Beim politischen Aschermittwoch ging es wieder hoch her. Vor allem FDP-Chef Westerwelle lieferte die Munition für das Fernduell der Parteien.
Jedes Jahr am Aschermittwoch rechnen die Parteien mit dem politischen Gegner ab. Im Fernduell stand dieses Mal vor allem FDP-Chef Guido Westerwelle in der Schusslinie. Kaum betrat er beim politischen Aschermittwoch seiner Partei in Straubing die Bühne, lieferte er auch schon wieder neue Munition für seine Gegner und schlug in dieselbe Kerbe wie seit Tagen. „Ausgesprochen werden musste, was auszusprechen war“, sagte er vor 700 Gästen. „Das Volk will die Wahrheit hören.“
Westerwelle hatte in der Debatte über die Höhe der Hartz-IV-Sätze davor gewarnt, wer dem Volk anstrengungslosen Wohlstand verspreche, lade zu „spätrömischer Dekadenz“ ein. Zudem kritisierte er, dass die Hartz-IV-Diskussion „sozialistische Züge“ trage. Inhaltlich bekräftigte Westerwelle seine Position: „Der Sozialstaat ist für die Bedürftigen da, für die zahlen wir auch gerne Steuern.“ Man müsse die Schwachen aber „vor den Faulen“ und „vor den Findigen“ schützen. Trotz des Dauerzwists mit der CSU erwähnte er deren Chef Horst Seehofer aber nicht ein einziges Mal.
Auch Seehofer ließ den oft gescholtenen Koalitionspartner FDP glimpflich davonkommen. „Ich würde mir manchmal wünschen, dass die Freien Demokraten – und auch mein Freund Guido – in einigen Bereichen ein wenig mehr Gelassenheit mitbrächten“, sagte Seehofer in Passau. Nur Spott hatte Seehofer indes für Westerwelles Drohung an die CSU übrig, er könne auch anders. „Da wackeln die Alpen, da schäumt der Chiemsee“, spottete Seehofer unter dem Jubel der 3.500 CSU-Anhänger: „Aber keine Angst, das ist kein Tsunami, das ist nur eine Westerwelle.“
In der Debatte um die Hartz-IV-Sätze zog Seehofer in Passau eine scharfe Grenze zwischen Solidarität und Sozialismus: „Wer Arbeit ablehnt, hat keinen Anspruch auf Solidarität.“ Nach der Entscheidung des Bundesverfassungsgerichts sei es nun dringend geboten, neue und empirisch belegbare Bedarfssätze festzulegen. Er kenne kein Gesetz, das „so schlampig ausgeführt“ worden sei wie die Hartz-Gesetzgebung unter der früheren rot-grünen Bundesregierung.

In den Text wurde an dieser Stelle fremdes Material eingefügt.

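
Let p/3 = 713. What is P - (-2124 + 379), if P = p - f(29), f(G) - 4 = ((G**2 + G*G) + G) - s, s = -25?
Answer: 2144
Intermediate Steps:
f(G) = 29 + G + 2*G**2 (f(G) = 4 + (((G**2 + G*G) + G) - 1*(-25)) = 4 + (((G**2 + G**2) + G) + 25) = 4 + ((2*G**2 + G) + 25) = 4 + ((G + 2*G**2) + 25) = 4 + (25 + G + 2*G**2) = 29 + G + 2*G**2)
p = 2139 (p = 3*713 = 2139)
P = 399 (P = 2139 - (29 + 29 + 2*29**2) = 2139 - (29 + 29 + 2*841) = 2139 - (29 + 29 + 1682) = 2139 - 1*1740 = 2139 - 1740 = 399)
P - (-2124 + 379) = 399 - (-2124 + 379) = 399 - 1*(-1745) = 399 + 1745 = 2144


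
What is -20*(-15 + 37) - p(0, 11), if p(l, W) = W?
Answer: -451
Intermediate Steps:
-20*(-15 + 37) - p(0, 11) = -20*(-15 + 37) - 1*11 = -20*22 - 11 = -440 - 11 = -451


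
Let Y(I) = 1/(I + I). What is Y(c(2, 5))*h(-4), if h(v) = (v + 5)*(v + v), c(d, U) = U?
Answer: -⅘ ≈ -0.80000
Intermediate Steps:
Y(I) = 1/(2*I)
h(v) = 2*v*(5 + v) (h(v) = (5 + v)*(2*v) = 2*v*(5 + v))
Y(c(2, 5))*h(-4) = ((½)/5)*(2*(-4)*(5 - 4)) = ((½)*(⅕))*(2*(-4)*1) = (⅒)*(-8) = -⅘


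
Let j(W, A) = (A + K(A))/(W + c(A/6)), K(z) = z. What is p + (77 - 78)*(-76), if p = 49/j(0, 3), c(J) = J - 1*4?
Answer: 569/12 ≈ 47.417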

Wesentlich härter als Seehofer ging der SPD-Vorsitzende Sigmar Gabriel mit Westerwelle ins Gericht. Der FDP-Chef führe nichts anderes im Schilde, als von real existierenden Problemen abzulenken und Arbeitslose als Grund für den Untergang der deutschen Wirtschaft darzustellen. Doch diese Position sei „weder christlich noch liberal“, fügte Gabriel hinzu. „Über 90 Prozent der Menschen, die eine Stütze brauchen, wollen arbeiten“, hielt er Westerwelle entgegen. Die „wahren Asozialen“ in Deutschland seien Bürger, „die subventionierte Theater besuchen, aber dann ihr Kapital ins Ausland verfrachten“. Unter Anspielung auf Widerstand aus der FDP gegen den Ankauf der in der Schweiz gestohlenen CD mit Daten von 1.500 mutmaßlichen Steuerbetrügern fügte der SPD-Chef hinzu: „Die FDP ist keine Partei der Freiheit, sondern eine, die Steuerhinterzieher entkommen lässt.“ Westerwelle fungiere dabei als „Dienstbote derjenigen, die sich den Staat in Deutschland zur Beute machen wollen“.

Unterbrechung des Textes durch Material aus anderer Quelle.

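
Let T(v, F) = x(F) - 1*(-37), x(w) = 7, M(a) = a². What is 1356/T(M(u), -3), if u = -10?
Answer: 339/11 ≈ 30.818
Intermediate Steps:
T(v, F) = 44 (T(v, F) = 7 - 1*(-37) = 7 + 37 = 44)
1356/T(M(u), -3) = 1356/44 = 1356*(1/44) = 339/11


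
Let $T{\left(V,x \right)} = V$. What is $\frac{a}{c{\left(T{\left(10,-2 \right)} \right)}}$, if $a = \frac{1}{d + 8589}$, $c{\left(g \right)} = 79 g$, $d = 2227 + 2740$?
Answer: $\frac{1}{10709240} \approx 9.3377 \cdot 10^{-8}$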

Die grüne Fraktionsvorsitzende Renate Künast bedachte die schwarz-gelbe Koalition ebenfalls mit Hohn und Spott beim Politischen Aschermittwoch der Grünen im schwäbischen Biberach. Nach elf Jahren Verlobungszeit und 100 Tagen an der Regierung stehe fest: „Aus dieser Ehe wird nichts mehr“, rief Künast vor rund 700 Zuhörern aus. Auf die großen politischen Fragen habe die Regierung keine Antwort. Auch Künast griff besonders Westerwelle scharf an. Er mache das einzige was er könne: „Zuspitzen, spalten und hetzen“, erklärte sie auch mit Blick auf seine massive Kritik an Hartz-IV-Empfängern.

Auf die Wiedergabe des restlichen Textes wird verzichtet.